Хмельницкий, вероятно, чувствовал себя не в силах отразить наезд своего врага, а может быть, он еще рассчитывал найти правый суд, хотя ему, конечно, было хорошо известно, что на шляхтича нет никакого суда. Так или иначе, но Хмельницкий, заслышав о приближении Чаплинского, бежал из Суботова, оставив там детей и польку. Едва ли бы он сделал это, если бы уже в ту пору замыслил свою кровавую месть шляхте вообще. Он бежал в Чигирин искать защиты от насилия у старосты, то есть того Конецпольского, который дал молчаливое согласие на разбой. Чаплинский ворвался в хутор, проник беспрепятственно в дом и овладел яблоком раздора. При этом меньшой сын Богдана, мальчик десяти лет, был жестоко высечен и умер от истязания на другой день. Недолго медля, Чаплинский обвенчался с полькой и стал хозяйничать в хуторе. Хмельницкий и тут не обнажает своей казацкой сабли, а как самый мирный гражданин обращается из одной инстанции в другую.

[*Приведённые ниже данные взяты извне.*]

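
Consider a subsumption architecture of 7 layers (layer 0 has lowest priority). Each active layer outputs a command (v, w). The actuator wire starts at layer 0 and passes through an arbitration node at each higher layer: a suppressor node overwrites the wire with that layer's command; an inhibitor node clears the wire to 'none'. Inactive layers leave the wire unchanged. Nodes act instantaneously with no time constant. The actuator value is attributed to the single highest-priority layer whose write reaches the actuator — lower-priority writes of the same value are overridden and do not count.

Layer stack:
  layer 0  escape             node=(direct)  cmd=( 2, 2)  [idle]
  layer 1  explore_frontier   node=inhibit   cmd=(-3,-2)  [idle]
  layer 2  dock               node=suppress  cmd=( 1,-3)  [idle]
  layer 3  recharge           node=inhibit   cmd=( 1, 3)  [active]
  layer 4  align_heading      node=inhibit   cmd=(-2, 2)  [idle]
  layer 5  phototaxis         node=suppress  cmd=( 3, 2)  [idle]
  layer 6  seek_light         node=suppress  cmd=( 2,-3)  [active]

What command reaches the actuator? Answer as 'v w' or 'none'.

2 -3

L0 escape: idle → wire = none
L1 explore_frontier: idle → wire stays none
L2 dock: idle → wire stays none
L3 recharge: active, inhibitor → wire = none
L4 align_heading: idle → wire stays none
L5 phototaxis: idle → wire stays none
L6 seek_light: active, suppressor → wire = (2, -3)
actuator = (2, -3)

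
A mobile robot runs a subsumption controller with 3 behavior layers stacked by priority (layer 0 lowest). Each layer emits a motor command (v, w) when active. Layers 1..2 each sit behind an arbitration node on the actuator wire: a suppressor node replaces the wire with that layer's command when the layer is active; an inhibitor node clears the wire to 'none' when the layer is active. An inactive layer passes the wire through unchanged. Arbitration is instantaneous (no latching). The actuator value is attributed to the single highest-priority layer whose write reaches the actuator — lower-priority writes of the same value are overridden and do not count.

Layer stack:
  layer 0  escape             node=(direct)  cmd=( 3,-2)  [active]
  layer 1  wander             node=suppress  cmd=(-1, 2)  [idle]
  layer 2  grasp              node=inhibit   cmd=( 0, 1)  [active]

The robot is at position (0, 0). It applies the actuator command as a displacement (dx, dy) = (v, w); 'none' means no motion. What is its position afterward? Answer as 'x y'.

layer 0 (escape) active — direct: (3, -2)
layer 1 (wander) idle — unchanged: (3, -2)
layer 2 (grasp) active — inhibits: none
→ actuator none
position: (0, 0) + none = (0, 0)

0 0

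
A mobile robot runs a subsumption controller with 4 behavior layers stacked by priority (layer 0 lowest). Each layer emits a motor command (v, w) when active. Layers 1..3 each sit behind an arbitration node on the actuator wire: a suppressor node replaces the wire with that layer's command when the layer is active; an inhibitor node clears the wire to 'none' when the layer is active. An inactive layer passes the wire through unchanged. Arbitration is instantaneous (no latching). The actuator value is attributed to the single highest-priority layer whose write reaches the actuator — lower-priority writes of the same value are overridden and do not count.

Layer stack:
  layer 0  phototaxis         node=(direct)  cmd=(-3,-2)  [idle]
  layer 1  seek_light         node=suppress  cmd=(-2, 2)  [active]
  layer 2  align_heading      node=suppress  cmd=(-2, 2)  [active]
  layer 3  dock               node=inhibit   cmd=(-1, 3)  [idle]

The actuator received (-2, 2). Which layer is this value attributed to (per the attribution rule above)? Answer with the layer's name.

align_heading

[0] phototaxis off; wire := none
[1] seek_light on (suppress); wire := (-2, 2)
[2] align_heading on (suppress); wire := (-2, 2)
[3] dock off; pass (-2, 2)
output (-2, 2)
last writer: layer 2 = align_heading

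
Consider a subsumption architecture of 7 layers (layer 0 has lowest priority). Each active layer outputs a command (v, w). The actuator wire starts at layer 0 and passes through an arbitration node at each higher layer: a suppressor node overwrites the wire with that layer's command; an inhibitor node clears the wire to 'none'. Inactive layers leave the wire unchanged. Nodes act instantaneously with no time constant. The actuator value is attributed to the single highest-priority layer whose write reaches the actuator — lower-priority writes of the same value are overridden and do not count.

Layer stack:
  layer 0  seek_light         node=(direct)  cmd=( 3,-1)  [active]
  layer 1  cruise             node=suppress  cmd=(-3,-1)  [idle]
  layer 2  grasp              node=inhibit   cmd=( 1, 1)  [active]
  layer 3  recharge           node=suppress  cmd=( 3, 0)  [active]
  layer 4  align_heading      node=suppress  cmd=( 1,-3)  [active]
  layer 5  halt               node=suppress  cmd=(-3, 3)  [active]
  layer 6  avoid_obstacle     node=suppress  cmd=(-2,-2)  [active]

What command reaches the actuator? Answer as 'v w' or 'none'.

[0] seek_light on; wire := (3, -1)
[1] cruise off; pass (3, -1)
[2] grasp on (inhibit); wire := none
[3] recharge on (suppress); wire := (3, 0)
[4] align_heading on (suppress); wire := (1, -3)
[5] halt on (suppress); wire := (-3, 3)
[6] avoid_obstacle on (suppress); wire := (-2, -2)
output (-2, -2)

-2 -2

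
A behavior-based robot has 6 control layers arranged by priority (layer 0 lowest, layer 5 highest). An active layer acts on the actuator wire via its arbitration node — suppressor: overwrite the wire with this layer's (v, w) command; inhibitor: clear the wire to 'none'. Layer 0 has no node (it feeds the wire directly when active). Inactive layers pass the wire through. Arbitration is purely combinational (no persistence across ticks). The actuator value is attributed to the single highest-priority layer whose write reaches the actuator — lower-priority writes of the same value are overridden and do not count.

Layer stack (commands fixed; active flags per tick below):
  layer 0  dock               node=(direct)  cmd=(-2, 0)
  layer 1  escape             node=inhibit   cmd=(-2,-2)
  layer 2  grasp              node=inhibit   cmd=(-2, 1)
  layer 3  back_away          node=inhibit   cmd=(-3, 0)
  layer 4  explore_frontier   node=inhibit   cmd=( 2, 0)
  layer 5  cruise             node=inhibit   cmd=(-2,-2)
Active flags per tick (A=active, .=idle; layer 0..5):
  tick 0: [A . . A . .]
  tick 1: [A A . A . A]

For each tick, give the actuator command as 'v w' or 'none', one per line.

tick 0:
  layer 0 (dock) active — direct: (-2, 0)
  layer 1 (escape) idle — unchanged: (-2, 0)
  layer 2 (grasp) idle — unchanged: (-2, 0)
  layer 3 (back_away) active — inhibits: none
  layer 4 (explore_frontier) idle — unchanged: none
  layer 5 (cruise) idle — unchanged: none
  → actuator none
tick 1:
  layer 0 (dock) active — direct: (-2, 0)
  layer 1 (escape) active — inhibits: none
  layer 2 (grasp) idle — unchanged: none
  layer 3 (back_away) active — inhibits: none
  layer 4 (explore_frontier) idle — unchanged: none
  layer 5 (cruise) active — inhibits: none
  → actuator none

none
none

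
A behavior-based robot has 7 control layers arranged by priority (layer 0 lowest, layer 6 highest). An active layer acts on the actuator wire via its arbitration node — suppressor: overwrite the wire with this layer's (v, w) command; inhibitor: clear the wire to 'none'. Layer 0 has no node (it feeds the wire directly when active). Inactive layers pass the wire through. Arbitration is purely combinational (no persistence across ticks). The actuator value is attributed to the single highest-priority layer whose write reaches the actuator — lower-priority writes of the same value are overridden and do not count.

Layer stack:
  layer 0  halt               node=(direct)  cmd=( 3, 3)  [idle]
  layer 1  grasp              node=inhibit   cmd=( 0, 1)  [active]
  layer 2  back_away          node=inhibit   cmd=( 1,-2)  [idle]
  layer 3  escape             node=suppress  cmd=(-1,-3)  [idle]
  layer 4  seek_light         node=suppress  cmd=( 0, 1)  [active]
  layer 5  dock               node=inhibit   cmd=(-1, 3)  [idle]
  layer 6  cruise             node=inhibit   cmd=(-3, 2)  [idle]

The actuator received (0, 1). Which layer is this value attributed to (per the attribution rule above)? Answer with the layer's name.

[0] halt off; wire := none
[1] grasp on (inhibit); wire := none
[2] back_away off; pass none
[3] escape off; pass none
[4] seek_light on (suppress); wire := (0, 1)
[5] dock off; pass (0, 1)
[6] cruise off; pass (0, 1)
output (0, 1)
last writer: layer 4 = seek_light

seek_light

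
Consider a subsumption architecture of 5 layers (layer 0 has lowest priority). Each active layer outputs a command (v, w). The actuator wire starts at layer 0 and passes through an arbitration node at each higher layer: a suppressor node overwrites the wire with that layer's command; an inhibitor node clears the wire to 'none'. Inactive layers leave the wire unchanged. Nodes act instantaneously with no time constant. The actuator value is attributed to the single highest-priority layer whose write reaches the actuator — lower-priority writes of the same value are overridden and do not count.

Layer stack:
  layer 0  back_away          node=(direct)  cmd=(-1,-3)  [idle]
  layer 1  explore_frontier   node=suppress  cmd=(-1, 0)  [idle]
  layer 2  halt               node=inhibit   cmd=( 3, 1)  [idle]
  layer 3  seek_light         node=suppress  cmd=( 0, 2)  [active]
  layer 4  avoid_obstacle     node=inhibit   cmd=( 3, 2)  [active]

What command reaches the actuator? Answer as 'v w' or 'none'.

none

layer 0 (back_away) idle — none
layer 1 (explore_frontier) idle — unchanged: none
layer 2 (halt) idle — unchanged: none
layer 3 (seek_light) active — suppresses: (0, 2)
layer 4 (avoid_obstacle) active — inhibits: none
→ actuator none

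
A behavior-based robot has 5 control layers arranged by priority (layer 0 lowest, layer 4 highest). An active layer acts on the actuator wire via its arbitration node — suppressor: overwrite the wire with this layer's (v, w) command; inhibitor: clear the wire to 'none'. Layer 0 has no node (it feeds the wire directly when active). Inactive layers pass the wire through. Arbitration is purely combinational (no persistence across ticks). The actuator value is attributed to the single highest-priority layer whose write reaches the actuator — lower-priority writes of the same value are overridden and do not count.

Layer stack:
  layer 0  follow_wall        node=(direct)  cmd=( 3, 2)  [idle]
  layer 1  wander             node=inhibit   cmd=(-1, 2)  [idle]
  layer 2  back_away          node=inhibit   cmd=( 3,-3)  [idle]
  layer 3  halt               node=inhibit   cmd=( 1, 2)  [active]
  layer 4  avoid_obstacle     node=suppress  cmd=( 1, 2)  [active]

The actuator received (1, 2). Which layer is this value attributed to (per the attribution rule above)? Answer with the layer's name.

[0] follow_wall off; wire := none
[1] wander off; pass none
[2] back_away off; pass none
[3] halt on (inhibit); wire := none
[4] avoid_obstacle on (suppress); wire := (1, 2)
output (1, 2)
last writer: layer 4 = avoid_obstacle

avoid_obstacle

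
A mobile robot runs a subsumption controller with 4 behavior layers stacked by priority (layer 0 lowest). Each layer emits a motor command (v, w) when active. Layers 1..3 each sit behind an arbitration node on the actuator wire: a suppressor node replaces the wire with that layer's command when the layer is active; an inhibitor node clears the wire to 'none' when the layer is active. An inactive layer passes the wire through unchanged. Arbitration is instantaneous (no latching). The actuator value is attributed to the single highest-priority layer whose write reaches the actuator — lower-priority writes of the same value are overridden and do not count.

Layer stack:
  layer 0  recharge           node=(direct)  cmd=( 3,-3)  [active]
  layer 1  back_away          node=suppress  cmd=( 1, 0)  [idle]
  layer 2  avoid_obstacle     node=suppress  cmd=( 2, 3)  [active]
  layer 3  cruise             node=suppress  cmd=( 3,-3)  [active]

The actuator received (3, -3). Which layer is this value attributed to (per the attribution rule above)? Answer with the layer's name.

cruise

layer 0 (recharge) active — direct: (3, -3)
layer 1 (back_away) idle — unchanged: (3, -3)
layer 2 (avoid_obstacle) active — suppresses: (2, 3)
layer 3 (cruise) active — suppresses: (3, -3)
→ actuator (3, -3)
last writer: layer 3 = cruise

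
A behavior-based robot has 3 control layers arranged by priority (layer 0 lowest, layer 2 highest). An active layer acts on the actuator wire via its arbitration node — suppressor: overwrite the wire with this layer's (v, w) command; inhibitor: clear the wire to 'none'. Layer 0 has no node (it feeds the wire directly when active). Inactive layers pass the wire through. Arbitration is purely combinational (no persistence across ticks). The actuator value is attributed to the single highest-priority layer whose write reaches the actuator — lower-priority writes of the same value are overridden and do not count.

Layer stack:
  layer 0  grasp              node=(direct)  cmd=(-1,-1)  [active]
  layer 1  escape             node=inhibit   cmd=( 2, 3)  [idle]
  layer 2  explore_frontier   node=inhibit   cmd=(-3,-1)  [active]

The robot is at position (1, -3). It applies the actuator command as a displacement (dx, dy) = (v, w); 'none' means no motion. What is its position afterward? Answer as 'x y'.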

Первым делом он обратился, конечно, к ближайшему представителю власти, старшине Конецпольскому. “Я ничего не знаю, – отвечал тот, – нападение сделано без моего ведома; можете судиться с Чаплинским законным порядком”. Но законный порядок означает формальный порядок, а у Хмельницкого не было документа на право владения хутором, занесенного в земские книги; свидетельство же, выданное гетманом Конецпольским, не имело силы. Суд нашел, что хутор Суботов принадлежит староству и от старосты зависит отдать его кому угодно. “Если же, – сказали судьи Богдану, – королю известны твои права, то советуем тебе отправиться в Варшаву и подать просьбу на сейм”. Рассказывают, что прежде, чем продолжать дело судебным порядком, Хмельницкий предложил Чаплинскому покончить спор поединком. Шляхтич не мог, конечно, унизиться до поединка с казаком; зато в его обычае было действовать грубым и даже гнусным насилием со всяким, стоявшим ниже его. Вместо поединка Чаплинский, взяв на помощь себе трех служителей, напал неожиданно на Хмельницкого. Панцирь спас казака; он не только выдержал неожиданные удары, но даже разогнал своих врагов. “Маю шаблю в руци, – вскричал он при этом, – ще козацька не вмерла маты!” Напоминание о “козацькой матери” было дурным предзнаменованием для шляхты. Но кто мог подумать тогда, что в этом уже пожилом и, видимо, желавшем прожить в мире со шляхетским государством свою жизнь человеке таился громадный запас дикой разрушающей силы. За напоминание о “козацькой матери” Богдана схватили и посадили было в тюрьму, откуда его выпустили только благодаря просьбам бывшей его сожительницы, а теперь жены врага. Он еще раз решается продолжать дело законным порядком и отправляется с этой целью в Варшаву. Сюда же явился и Чаплинский. По делу о завладении хутором последний отвечал так:
“Имение, на которое претендует пан Хмельницкий, было несправедливо отторгнуто от староства, и я ничего более не сделал, как только на законном основании возвратил его староству; а владею им потому, что пану старосте угодно было его пожаловать в награду за мою службу Речи Посполитой. Что же касается того, что пан Хмельницкий представляет давность владения и издержки, то пан староста определяет выдать ему 50 флор.”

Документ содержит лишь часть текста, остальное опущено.